Austria's Plight.

Significant Move In The East.

Third Year Begins.

"THE third year of the war opens with new hopes for the Allied Powers, whose stern resolve is unshaken, whose morale never stood higher, and whose resources had not yet all been brought into play."

This writes Lord Sydenham, in a critical survey of the first two years of the conflict, and in a concluding paragraph he points to the following important facts:

(1) Austria had been twice heavily defeated, and her military and economic is becoming desperate.

(2) Turkey, shorn of Armenia and faced with an Arab revolt which she is powerless to stem, has almost ceased to be a valid ally.

(3) Bulgaria, if Roumania moves, might be between the upper and nether millstone.

(4) In Germany there is hardship deepening into distress locally. Political rifts are opening out and the war tends to become a fight for existence on the part of the dynasty and the ruling classes, who will before long find themselves face to face with a people whom they have cruelly deceived.

He admits, however, that only victory in the field can bring a decision but says that "the effects of victory may be immensely enhanced by psychological factors," adding that "the armies of Russia, France and Britain have learned in two years that they can beat the Germans on equal terms.

"The superiority of German material had been destroyed in the workshop and every month will see an increase of the equipment of the Allies. More efforts and sacrifice will be demanded. Patience and fortitude of which our troops have given shining examples, must be the national watchwords: but the end should not be far distant."

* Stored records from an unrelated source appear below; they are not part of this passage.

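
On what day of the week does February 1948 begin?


Target: February 1, 1948
Anchor: Jan 1, 1948. With p = 1948 - 1 = 1947: (p + p//4 - p//100 + p//400) mod 7 = (1947 + 486 - 19 + 4) mod 7 = 2418 mod 7 = 3 -> Thursday (Mon=0 ... Sun=6)
Days before February (Jan): 31 days
Weekday index = (3 + 31) mod 7 = 6

Sunday


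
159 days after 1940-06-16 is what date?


Start: 1940-06-16, add 159 days
June 1940 has 30 days: 30 - 16 = 14 days to June 30 -> 145 left
July 1940 has 31 days -> 114 left
August 1940 has 31 days -> 83 left
September 1940 has 30 days -> 53 left
October 1940 has 31 days -> 22 left
November 1940: 22 <= 30 -> lands on November 22

Result: 1940-11-22


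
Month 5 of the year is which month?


Month 5 of 12

May


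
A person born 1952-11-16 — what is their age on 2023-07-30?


Birth: 1952-11-16
Reference: 2023-07-30
Year difference: 2023 - 1952 = 71
Birthday not yet reached in 2023, subtract 1

70 years old


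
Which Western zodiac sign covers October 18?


Date: October 18
Conventional tropical zodiac dates: Libra from September 23 onward; Scorpio starts October 23
October 18 falls within the Libra range

Libra


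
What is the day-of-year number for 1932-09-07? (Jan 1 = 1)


Date: September 7, 1932
Days in months 1 through 8: 244
Plus 7 days in September

Day of year: 251


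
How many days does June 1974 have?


June 1974

30 days


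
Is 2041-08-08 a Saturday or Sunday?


Anchor: Jan 1, 2041. With p = 2041 - 1 = 2040: (p + p//4 - p//100 + p//400) mod 7 = (2040 + 510 - 20 + 5) mod 7 = 2535 mod 7 = 1 -> Tuesday (Mon=0 ... Sun=6)
Day of year: 220; offset = 219
Weekday index = (1 + 219) mod 7 = 3 -> Thursday
Weekend days: Saturday, Sunday

No


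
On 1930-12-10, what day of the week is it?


Date: December 10, 1930
Anchor: Jan 1, 1930. With p = 1930 - 1 = 1929: (p + p//4 - p//100 + p//400) mod 7 = (1929 + 482 - 19 + 4) mod 7 = 2396 mod 7 = 2 -> Wednesday (Mon=0 ... Sun=6)
Days before December (Jan-Nov): 334; offset = 334 + 10 - 1 = 343
Weekday index = (2 + 343) mod 7 = 2

Day of the week: Wednesday


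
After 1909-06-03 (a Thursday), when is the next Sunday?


Current: Thursday
Target: Sunday
Days ahead: 3

Next Sunday: 1909-06-06


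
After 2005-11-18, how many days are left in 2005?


Day of year: 322 of 365
Remaining = 365 - 322

43 days


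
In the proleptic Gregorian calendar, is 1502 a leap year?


Gregorian leap year rule: divisible by 4, but not by 100, unless also by 400.
1502 is not divisible by 4 -> not a leap year

No


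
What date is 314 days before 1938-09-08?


Start: 1938-09-08, subtract 314 days
Back 8 days from September 8 reaches August 31, 1938 -> 306 left
August 1938 has 31 days -> back to July 31, 1938 -> 275 left
July 1938 has 31 days -> back to June 30, 1938 -> 244 left
June 1938 has 30 days -> back to May 31, 1938 -> 214 left
May 1938 has 31 days -> back to April 30, 1938 -> 183 left
April 1938 has 30 days -> back to March 31, 1938 -> 153 left
March 1938 has 31 days -> back to February 28, 1938 -> 122 left
February 1938 has 28 days -> back to January 31, 1938 -> 94 left
January 1938 has 31 days -> back to December 31, 1937 -> 63 left
December 1937 has 31 days -> back to November 30, 1937 -> 32 left
November 1937 has 30 days -> back to October 31, 1937 -> 2 left
October 1937: 31 - 2 = 29 -> lands on October 29

Result: 1937-10-29


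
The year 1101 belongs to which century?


Century = (year - 1) // 100 + 1
= (1101 - 1) // 100 + 1
= 1100 // 100 + 1
= 11 + 1

12th century


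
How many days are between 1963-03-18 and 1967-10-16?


From 1963-03-18 to 1967-10-16
1963-03-18: days before March = 31 + 28 = 59 (1963 is not a leap year); day of year = 59 + 18 = 77
1967-10-16: days before October = 31 + 28 + 31 + 30 + 31 + 30 + 31 + 31 + 30 = 273 (1967 is not a leap year); day of year = 273 + 16 = 289
Rest of 1963: 365 - 77 = 288
Full years 1964 (366), 1965 (365), 1966 (365): 1096
Total = 288 + 1096 + 289 = 1673

1673 days


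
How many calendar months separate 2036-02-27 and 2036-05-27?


From February 2036 to May 2036
0 years * 12 = 0 months, plus 3 months = 3

3 months


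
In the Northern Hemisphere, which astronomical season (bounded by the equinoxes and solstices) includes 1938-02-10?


Date: February 10
Astronomical Winter (approx.; exact equinox/solstice day varies by year): December 21 to March 19
February 10 falls within the Winter window

Winter


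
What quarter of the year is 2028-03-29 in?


Month: March (month 3)
Q1: Jan-Mar, Q2: Apr-Jun, Q3: Jul-Sep, Q4: Oct-Dec

Q1


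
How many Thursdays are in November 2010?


November 2010 has 30 days
Anchor: Jan 1, 2010. With p = 2010 - 1 = 2009: (p + p//4 - p//100 + p//400) mod 7 = (2009 + 502 - 20 + 5) mod 7 = 2496 mod 7 = 4 -> Friday (Mon=0 ... Sun=6)
Days before November (Jan-Oct): 304; November 1 index = (4 + 304) mod 7 = 0 -> Monday
First Thursday is November 4
Thursdays: 4, 11, 18, 25

4 Thursdays


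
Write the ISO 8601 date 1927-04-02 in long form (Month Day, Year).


ISO 1927-04-02 parses as year=1927, month=04, day=02
Month 4 -> April

April 2, 1927


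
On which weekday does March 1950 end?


March 1950 has 31 days
Anchor: Jan 1, 1950. With p = 1950 - 1 = 1949: (p + p//4 - p//100 + p//400) mod 7 = (1949 + 487 - 19 + 4) mod 7 = 2421 mod 7 = 6 -> Sunday (Mon=0 ... Sun=6)
Days before March (Jan-Feb): 59; March 1 index = (6 + 59) mod 7 = 2 -> Wednesday
Last day offset: 31 - 1 = 30 days
Weekday index = (2 + 30) mod 7 = 4

Friday, March 31


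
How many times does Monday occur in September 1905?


September 1905 has 30 days
Anchor: Jan 1, 1905. With p = 1905 - 1 = 1904: (p + p//4 - p//100 + p//400) mod 7 = (1904 + 476 - 19 + 4) mod 7 = 2365 mod 7 = 6 -> Sunday (Mon=0 ... Sun=6)
Days before September (Jan-Aug): 243; September 1 index = (6 + 243) mod 7 = 4 -> Friday
First Monday is September 4
Mondays: 4, 11, 18, 25

4 Mondays


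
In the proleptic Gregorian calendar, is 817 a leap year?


Gregorian leap year rule: divisible by 4, but not by 100, unless also by 400.
817 is not divisible by 4 -> not a leap year

No


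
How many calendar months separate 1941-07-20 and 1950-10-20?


From July 1941 to October 1950
9 years * 12 = 108 months, plus 3 months = 111

111 months


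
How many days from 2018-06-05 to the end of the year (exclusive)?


Day of year: 156 of 365
Remaining = 365 - 156

209 days


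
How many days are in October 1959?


October 1959

31 days


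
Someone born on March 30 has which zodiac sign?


Date: March 30
Conventional tropical zodiac dates: Aries from March 21 onward; Taurus starts April 20
March 30 falls within the Aries range

Aries


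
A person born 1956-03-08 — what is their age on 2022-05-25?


Birth: 1956-03-08
Reference: 2022-05-25
Year difference: 2022 - 1956 = 66

66 years old


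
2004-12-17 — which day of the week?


Date: December 17, 2004
Anchor: Jan 1, 2004. With p = 2004 - 1 = 2003: (p + p//4 - p//100 + p//400) mod 7 = (2003 + 500 - 20 + 5) mod 7 = 2488 mod 7 = 3 -> Thursday (Mon=0 ... Sun=6)
Days before December (Jan-Nov): 335; offset = 335 + 17 - 1 = 351
Weekday index = (3 + 351) mod 7 = 4

Day of the week: Friday


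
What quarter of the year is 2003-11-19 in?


Month: November (month 11)
Q1: Jan-Mar, Q2: Apr-Jun, Q3: Jul-Sep, Q4: Oct-Dec

Q4


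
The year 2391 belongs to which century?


Century = (year - 1) // 100 + 1
= (2391 - 1) // 100 + 1
= 2390 // 100 + 1
= 23 + 1

24th century


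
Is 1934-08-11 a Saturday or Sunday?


Anchor: Jan 1, 1934. With p = 1934 - 1 = 1933: (p + p//4 - p//100 + p//400) mod 7 = (1933 + 483 - 19 + 4) mod 7 = 2401 mod 7 = 0 -> Monday (Mon=0 ... Sun=6)
Day of year: 223; offset = 222
Weekday index = (0 + 222) mod 7 = 5 -> Saturday
Weekend days: Saturday, Sunday

Yes


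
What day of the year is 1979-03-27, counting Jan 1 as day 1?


Date: March 27, 1979
Days in months 1 through 2: 59
Plus 27 days in March

Day of year: 86


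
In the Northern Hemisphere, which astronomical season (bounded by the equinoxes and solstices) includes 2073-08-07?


Date: August 7
Astronomical Summer (approx.; exact equinox/solstice day varies by year): June 21 to September 21
August 7 falls within the Summer window

Summer


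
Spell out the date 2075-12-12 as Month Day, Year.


ISO 2075-12-12 parses as year=2075, month=12, day=12
Month 12 -> December

December 12, 2075


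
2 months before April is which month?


April is month 4
4 - 2 = 2

February


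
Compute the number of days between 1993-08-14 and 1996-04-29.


From 1993-08-14 to 1996-04-29
1993-08-14: days before August = 31 + 28 + 31 + 30 + 31 + 30 + 31 = 212 (1993 is not a leap year); day of year = 212 + 14 = 226
1996-04-29: days before April = 31 + 29 + 31 = 91 (1996 is a leap year); day of year = 91 + 29 = 120
Rest of 1993: 365 - 226 = 139
Full years 1994 (365), 1995 (365): 730
Total = 139 + 730 + 120 = 989

989 days


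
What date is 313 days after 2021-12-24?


Start: 2021-12-24, add 313 days
December 2021 has 31 days: 31 - 24 = 7 days to December 31 -> 306 left
January 2022 has 31 days -> 275 left
February 2022 has 28 days -> 247 left
March 2022 has 31 days -> 216 left
April 2022 has 30 days -> 186 left
May 2022 has 31 days -> 155 left
June 2022 has 30 days -> 125 left
July 2022 has 31 days -> 94 left
August 2022 has 31 days -> 63 left
September 2022 has 30 days -> 33 left
October 2022 has 31 days -> 2 left
November 2022: 2 <= 30 -> lands on November 2

Result: 2022-11-02


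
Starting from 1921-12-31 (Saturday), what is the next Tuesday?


Current: Saturday
Target: Tuesday
Days ahead: 3

Next Tuesday: 1922-01-03


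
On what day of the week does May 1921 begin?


Target: May 1, 1921
Anchor: Jan 1, 1921. With p = 1921 - 1 = 1920: (p + p//4 - p//100 + p//400) mod 7 = (1920 + 480 - 19 + 4) mod 7 = 2385 mod 7 = 5 -> Saturday (Mon=0 ... Sun=6)
Days before May (Jan-Apr): 120 days
Weekday index = (5 + 120) mod 7 = 6

Sunday


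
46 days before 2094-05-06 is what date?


Start: 2094-05-06, subtract 46 days
Back 6 days from May 6 reaches April 30, 2094 -> 40 left
April 2094 has 30 days -> back to March 31, 2094 -> 10 left
March 2094: 31 - 10 = 21 -> lands on March 21

Result: 2094-03-21


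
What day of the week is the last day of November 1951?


November 1951 has 30 days
Anchor: Jan 1, 1951. With p = 1951 - 1 = 1950: (p + p//4 - p//100 + p//400) mod 7 = (1950 + 487 - 19 + 4) mod 7 = 2422 mod 7 = 0 -> Monday (Mon=0 ... Sun=6)
Days before November (Jan-Oct): 304; November 1 index = (0 + 304) mod 7 = 3 -> Thursday
Last day offset: 30 - 1 = 29 days
Weekday index = (3 + 29) mod 7 = 4

Friday, November 30


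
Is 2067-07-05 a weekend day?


Anchor: Jan 1, 2067. With p = 2067 - 1 = 2066: (p + p//4 - p//100 + p//400) mod 7 = (2066 + 516 - 20 + 5) mod 7 = 2567 mod 7 = 5 -> Saturday (Mon=0 ... Sun=6)
Day of year: 186; offset = 185
Weekday index = (5 + 185) mod 7 = 1 -> Tuesday
Weekend days: Saturday, Sunday

No


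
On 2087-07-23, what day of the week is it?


Date: July 23, 2087
Anchor: Jan 1, 2087. With p = 2087 - 1 = 2086: (p + p//4 - p//100 + p//400) mod 7 = (2086 + 521 - 20 + 5) mod 7 = 2592 mod 7 = 2 -> Wednesday (Mon=0 ... Sun=6)
Days before July (Jan-Jun): 181; offset = 181 + 23 - 1 = 203
Weekday index = (2 + 203) mod 7 = 2

Day of the week: Wednesday


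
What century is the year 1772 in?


Century = (year - 1) // 100 + 1
= (1772 - 1) // 100 + 1
= 1771 // 100 + 1
= 17 + 1

18th century


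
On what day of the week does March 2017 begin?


Target: March 1, 2017
Anchor: Jan 1, 2017. With p = 2017 - 1 = 2016: (p + p//4 - p//100 + p//400) mod 7 = (2016 + 504 - 20 + 5) mod 7 = 2505 mod 7 = 6 -> Sunday (Mon=0 ... Sun=6)
Days before March (Jan-Feb): 59 days
Weekday index = (6 + 59) mod 7 = 2

Wednesday


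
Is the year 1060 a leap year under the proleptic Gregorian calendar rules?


Gregorian leap year rule: divisible by 4, but not by 100, unless also by 400.
1060 is divisible by 4 but not 100 -> leap year

Yes


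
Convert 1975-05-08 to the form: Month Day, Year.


ISO 1975-05-08 parses as year=1975, month=05, day=08
Month 5 -> May

May 8, 1975


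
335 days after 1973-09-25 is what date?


Start: 1973-09-25, add 335 days
September 1973 has 30 days: 30 - 25 = 5 days to September 30 -> 330 left
October 1973 has 31 days -> 299 left
November 1973 has 30 days -> 269 left
December 1973 has 31 days -> 238 left
January 1974 has 31 days -> 207 left
February 1974 has 28 days -> 179 left
March 1974 has 31 days -> 148 left
April 1974 has 30 days -> 118 left
May 1974 has 31 days -> 87 left
June 1974 has 30 days -> 57 left
July 1974 has 31 days -> 26 left
August 1974: 26 <= 31 -> lands on August 26

Result: 1974-08-26


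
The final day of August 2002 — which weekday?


August 2002 has 31 days
Anchor: Jan 1, 2002. With p = 2002 - 1 = 2001: (p + p//4 - p//100 + p//400) mod 7 = (2001 + 500 - 20 + 5) mod 7 = 2486 mod 7 = 1 -> Tuesday (Mon=0 ... Sun=6)
Days before August (Jan-Jul): 212; August 1 index = (1 + 212) mod 7 = 3 -> Thursday
Last day offset: 31 - 1 = 30 days
Weekday index = (3 + 30) mod 7 = 5

Saturday, August 31


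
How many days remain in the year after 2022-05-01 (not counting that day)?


Day of year: 121 of 365
Remaining = 365 - 121

244 days


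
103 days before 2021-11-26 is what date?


Start: 2021-11-26, subtract 103 days
Back 26 days from November 26 reaches October 31, 2021 -> 77 left
October 2021 has 31 days -> back to September 30, 2021 -> 46 left
September 2021 has 30 days -> back to August 31, 2021 -> 16 left
August 2021: 31 - 16 = 15 -> lands on August 15

Result: 2021-08-15


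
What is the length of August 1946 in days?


August 1946

31 days


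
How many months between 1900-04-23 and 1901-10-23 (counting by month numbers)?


From April 1900 to October 1901
1 year * 12 = 12 months, plus 6 months = 18

18 months


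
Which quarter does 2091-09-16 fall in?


Month: September (month 9)
Q1: Jan-Mar, Q2: Apr-Jun, Q3: Jul-Sep, Q4: Oct-Dec

Q3


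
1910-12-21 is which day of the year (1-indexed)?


Date: December 21, 1910
Days in months 1 through 11: 334
Plus 21 days in December

Day of year: 355


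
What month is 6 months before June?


June is month 6
6 - 6 = 0; wrap: 0 + 12 = 12

December


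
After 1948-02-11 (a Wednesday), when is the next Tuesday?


Current: Wednesday
Target: Tuesday
Days ahead: 6

Next Tuesday: 1948-02-17


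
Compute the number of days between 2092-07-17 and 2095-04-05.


From 2092-07-17 to 2095-04-05
2092-07-17: days before July = 31 + 29 + 31 + 30 + 31 + 30 = 182 (2092 is a leap year); day of year = 182 + 17 = 199
2095-04-05: days before April = 31 + 28 + 31 = 90 (2095 is not a leap year); day of year = 90 + 5 = 95
Rest of 2092: 366 - 199 = 167
Full years 2093 (365), 2094 (365): 730
Total = 167 + 730 + 95 = 992

992 days


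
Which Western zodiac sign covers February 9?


Date: February 9
Conventional tropical zodiac dates: Aquarius from January 20 onward; Pisces starts February 19
February 9 falls within the Aquarius range

Aquarius


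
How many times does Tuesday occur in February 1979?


February 1979 has 28 days
Anchor: Jan 1, 1979. With p = 1979 - 1 = 1978: (p + p//4 - p//100 + p//400) mod 7 = (1978 + 494 - 19 + 4) mod 7 = 2457 mod 7 = 0 -> Monday (Mon=0 ... Sun=6)
Days before February (Jan): 31; February 1 index = (0 + 31) mod 7 = 3 -> Thursday
First Tuesday is February 6
Tuesdays: 6, 13, 20, 27

4 Tuesdays


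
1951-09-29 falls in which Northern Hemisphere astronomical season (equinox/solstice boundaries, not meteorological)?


Date: September 29
Astronomical Autumn (approx.; exact equinox/solstice day varies by year): September 22 to December 20
September 29 falls within the Autumn window

Autumn


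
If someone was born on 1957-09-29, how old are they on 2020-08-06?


Birth: 1957-09-29
Reference: 2020-08-06
Year difference: 2020 - 1957 = 63
Birthday not yet reached in 2020, subtract 1

62 years old


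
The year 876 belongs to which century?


Century = (year - 1) // 100 + 1
= (876 - 1) // 100 + 1
= 875 // 100 + 1
= 8 + 1

9th century


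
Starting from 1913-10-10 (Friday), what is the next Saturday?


Current: Friday
Target: Saturday
Days ahead: 1

Next Saturday: 1913-10-11


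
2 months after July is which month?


July is month 7
7 + 2 = 9

September


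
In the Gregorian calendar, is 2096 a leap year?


Gregorian leap year rule: divisible by 4, but not by 100, unless also by 400.
2096 is divisible by 4 but not 100 -> leap year

Yes


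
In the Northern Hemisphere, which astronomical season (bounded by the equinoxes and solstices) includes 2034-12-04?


Date: December 4
Astronomical Autumn (approx.; exact equinox/solstice day varies by year): September 22 to December 20
December 4 falls within the Autumn window

Autumn


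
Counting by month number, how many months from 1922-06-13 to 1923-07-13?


From June 1922 to July 1923
1 year * 12 = 12 months, plus 1 month = 13

13 months


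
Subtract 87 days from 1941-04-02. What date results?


Start: 1941-04-02, subtract 87 days
Back 2 days from April 2 reaches March 31, 1941 -> 85 left
March 1941 has 31 days -> back to February 28, 1941 -> 54 left
February 1941 has 28 days -> back to January 31, 1941 -> 26 left
January 1941: 31 - 26 = 5 -> lands on January 5

Result: 1941-01-05


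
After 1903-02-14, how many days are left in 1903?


Day of year: 45 of 365
Remaining = 365 - 45

320 days


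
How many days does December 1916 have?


December 1916

31 days


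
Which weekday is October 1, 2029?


Target: October 1, 2029
Anchor: Jan 1, 2029. With p = 2029 - 1 = 2028: (p + p//4 - p//100 + p//400) mod 7 = (2028 + 507 - 20 + 5) mod 7 = 2520 mod 7 = 0 -> Monday (Mon=0 ... Sun=6)
Days before October (Jan-Sep): 273 days
Weekday index = (0 + 273) mod 7 = 0

Monday


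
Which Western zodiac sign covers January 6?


Date: January 6
Conventional tropical zodiac dates: Capricorn from December 22 onward; Aquarius starts January 20
January 6 falls within the Capricorn range

Capricorn


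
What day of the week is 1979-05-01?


Date: May 1, 1979
Anchor: Jan 1, 1979. With p = 1979 - 1 = 1978: (p + p//4 - p//100 + p//400) mod 7 = (1978 + 494 - 19 + 4) mod 7 = 2457 mod 7 = 0 -> Monday (Mon=0 ... Sun=6)
Days before May (Jan-Apr): 120; offset = 120 + 1 - 1 = 120
Weekday index = (0 + 120) mod 7 = 1

Day of the week: Tuesday


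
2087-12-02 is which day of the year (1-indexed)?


Date: December 2, 2087
Days in months 1 through 11: 334
Plus 2 days in December

Day of year: 336


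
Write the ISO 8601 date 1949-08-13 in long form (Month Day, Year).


ISO 1949-08-13 parses as year=1949, month=08, day=13
Month 8 -> August

August 13, 1949


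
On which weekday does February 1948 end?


February 1948 has 29 days
Anchor: Jan 1, 1948. With p = 1948 - 1 = 1947: (p + p//4 - p//100 + p//400) mod 7 = (1947 + 486 - 19 + 4) mod 7 = 2418 mod 7 = 3 -> Thursday (Mon=0 ... Sun=6)
Days before February (Jan): 31; February 1 index = (3 + 31) mod 7 = 6 -> Sunday
Last day offset: 29 - 1 = 28 days
Weekday index = (6 + 28) mod 7 = 6

Sunday, February 29


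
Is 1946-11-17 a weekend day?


Anchor: Jan 1, 1946. With p = 1946 - 1 = 1945: (p + p//4 - p//100 + p//400) mod 7 = (1945 + 486 - 19 + 4) mod 7 = 2416 mod 7 = 1 -> Tuesday (Mon=0 ... Sun=6)
Day of year: 321; offset = 320
Weekday index = (1 + 320) mod 7 = 6 -> Sunday
Weekend days: Saturday, Sunday

Yes


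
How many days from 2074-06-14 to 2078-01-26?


From 2074-06-14 to 2078-01-26
2074-06-14: days before June = 31 + 28 + 31 + 30 + 31 = 151 (2074 is not a leap year); day of year = 151 + 14 = 165
2078-01-26: day of year = 26
Rest of 2074: 365 - 165 = 200
Full years 2075 (365), 2076 (366), 2077 (365): 1096
Total = 200 + 1096 + 26 = 1322

1322 days


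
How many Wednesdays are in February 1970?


February 1970 has 28 days
Anchor: Jan 1, 1970. With p = 1970 - 1 = 1969: (p + p//4 - p//100 + p//400) mod 7 = (1969 + 492 - 19 + 4) mod 7 = 2446 mod 7 = 3 -> Thursday (Mon=0 ... Sun=6)
Days before February (Jan): 31; February 1 index = (3 + 31) mod 7 = 6 -> Sunday
First Wednesday is February 4
Wednesdays: 4, 11, 18, 25

4 Wednesdays


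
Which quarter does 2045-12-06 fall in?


Month: December (month 12)
Q1: Jan-Mar, Q2: Apr-Jun, Q3: Jul-Sep, Q4: Oct-Dec

Q4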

Lord Sydenham's conclusions may seem tame to readers of the more turgid stuff served up in those newspapers which fly from one extreme to the other, but he is a keen student of events, thoroughly well-informed and cautious almost to a fault. And, after all, the sum of the four heads we have quoted makes a very impressive total.

He has full authority for all he says. If we take the case of Austria-Hungary as an example, there are facts in our possession which strongly support the view he expresses. Among all classes in both halves of the Dual Monarchy there has been war-weariness for a considerable time past, a depression which Count Tisza and Baron von Burian have vainly endeavoured to lift.

A month or six weeks ago there was still a feeling that the dominions of the Hapsburgs were secure from hostile menace, but the inhabitants think differently now. The loudly acclaimed invasion of Italy has come to naught, Bukowina is in the hands of the Russians, Galicia is again in danger and the dwellers in the Hungarian plains gaze anxiously towards the Carpathians for the coming of the Czar's legions.

There are unmistakeable signs of general unrest in Hungary, caused not only by the enormous sacrifice which the Hungarian regiments have suffered of late, and by the apprehension of a coming invasion of the country by the Russians alone, or still worse, by Russians and Roumanians together.